無気力で相手の言いなりというキャラクターに批判も
ワンダは、ローデンが自己投影するキャラクターだという。1932年生まれのローデンは幼い頃に両親が離婚し、祖父母に育てられた後に16歳からモデルの仕事を始めて、女優を目指した。20代から舞台や映画で活動し、1966年に『波止場』『エデンの東』などの名匠で、彼女より23歳上のエリア・カザン監督と結婚する。
自主性ゼロで、理不尽な扱いをされても相手の言いなりというキャラクターは、女性解放運動が盛んだった1960年代後半から70年代にかけての当時の空気に逆行するものでもあり、そのことに批判的な評論もあったという。

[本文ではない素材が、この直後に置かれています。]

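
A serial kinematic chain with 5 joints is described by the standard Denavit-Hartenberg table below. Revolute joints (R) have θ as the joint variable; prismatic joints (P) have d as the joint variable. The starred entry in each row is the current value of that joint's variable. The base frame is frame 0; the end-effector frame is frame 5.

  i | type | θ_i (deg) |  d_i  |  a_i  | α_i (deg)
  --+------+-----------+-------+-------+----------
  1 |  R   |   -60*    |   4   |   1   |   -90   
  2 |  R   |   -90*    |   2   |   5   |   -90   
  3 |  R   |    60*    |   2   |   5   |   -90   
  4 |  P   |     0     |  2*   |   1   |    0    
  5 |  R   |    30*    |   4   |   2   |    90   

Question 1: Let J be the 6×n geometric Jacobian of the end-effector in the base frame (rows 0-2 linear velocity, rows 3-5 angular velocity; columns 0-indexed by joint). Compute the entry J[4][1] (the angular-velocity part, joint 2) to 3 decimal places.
0.500

axis z_1 = (0.8660,0.5000,0.0000); lever o_n−o_1 = (-6.1651,-4.7141,3.6699)
cross product → J_v[:, 1] = (1.8349,-3.1782,-1.0000)
J_ω[:, 1] = z_1
entry J[4][1] = 0.5000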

彷徨うワンダの様子に、ローデンと同世代のアニェス・ヴァルダが1985年に撮った『冬の旅』の主人公・モナや、2008年にケリー・ライカートが撮った『ウェンディ&ルーシー』のウェンディを思い出す。あるいは、バーで出会ったMr.デニスと行動を共にしている様子にはフェデリコ・フェリーニ の名作『道』(54年)のジェルソミーナも少し入っているように思える。
人生の虚しさをただ残念なものとして描いた唯一無二の作品
半自伝的な内容だというが、ローデンのタッチは驚くほど感傷的ではない。転落というよりも、糸の切れた凧のように迷走を続けるワンダの旅は、例えば同時代に作られた『俺たちに明日はない』などのアメリカン・ニューシネマのようにクールに決まらない。だが、ワンダの人生の虚しさをドラマティックに飾らず、リアルに残念なものとして描いたことで、この映画は唯一無二の特別な作品になった。
48歳で亡くなったローデンの名作にして遺作
『WANDA/ワンダ』は第31回ヴェネツィア国際映画祭(1970年)で最優秀外国語映画賞を受賞したが、本国では全く話題にならず、ローデンはその後、教育映画の短編2本を監督しただけで、1978年に乳がんと診断され、1980年に48歳で亡くなった。今回の封切り日、7月9日はバーバラ・ローデンの90歳の誕生日の翌日にあたる。
『WANDA/ワンダ』は劇映画だが、映し出す社会の様子は時代の空気を凝縮したドキュメンタリーのようであり、これを2022年の今、劇場のスクリーンで鑑賞できるのは得難い貴重な機会だ。(文:冨永由紀/映画ライター)
『WANDA/ワンダ』は、2022年7月9日より全国順次公開。